The existing skylight over the stairs was 2 feet by 2 feet. I expanded the size of the opening to 3 feet and 6 inches by 7 feet with a new galvanized steel skylight. We then positioned it to the wall and designed the frame to sit on top of a well wall that extended up beyond my neighbor’s roof ridge, to avoid any future leaks between our properties. This design forced us to remove enough of the damaged five beams over the staircase to solve the connection problem. I am really happy with the end result, and love the sunlight coming down throughout the house.
There was also a 2 by 2 foot skylight over the bathroom, which is located at the center of the house. Since we reconfigured the bathroom, we wanted to keep light in there, so we repositioned the location of the opening.
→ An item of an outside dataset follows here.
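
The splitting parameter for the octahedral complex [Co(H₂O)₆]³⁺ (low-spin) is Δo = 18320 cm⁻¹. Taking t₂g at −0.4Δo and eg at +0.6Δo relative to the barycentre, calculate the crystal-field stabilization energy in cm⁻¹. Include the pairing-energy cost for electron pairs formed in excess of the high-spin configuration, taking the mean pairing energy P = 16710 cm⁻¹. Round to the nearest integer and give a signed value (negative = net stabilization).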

We bought a new skylight because the old one was rusty and had been sitting directly on the roof — not to code.
Lastly, we added a 5 by 5 foot skylight over the middle of the top front bedroom of the house. I wanted to keep going, but my wife convinced me we had enough holes in our roof.
I found a company in Harlem that made our skylights, and they turned out beautiful. They delivered them with the glass separate, so I took the opportunity to spray paint the frames with a couple coats of black. I used a high temperature enamel that had good adhesion to the metal. We planned to have all the hardware, radiators and metalwork in the house black, so painting the skylights carried the theme throughout.
Speaking of the stairwell, I might as well share the new stair and railings we had installed. When we bought the house, all the stairs were in terrible shape. The basement level was crooked, all of the treads squeaked, and the railing from the first to the second floor was made of exterior ironwork. I highly doubt these stairs were original, so I had no problem replacing them. I wanted to build back the stairs with a period style that would fit better with the house and stay consistent throughout all three floors.
I found a company in Oregon who carved the main newel post, which turned out to be the most expensive component of the staircase. The landing box newel, balustrades and railings were bought off the shelf through local vendors. I came across a nice Victorian detail where someone mixed three styles of balustrades together. I decided to try it and love the way they turned out. The success was in the spacing and hiring a master carpenter to get the whole thing right. The overall size of the house feels much larger because of these two projects. I recommend not being afraid to go big!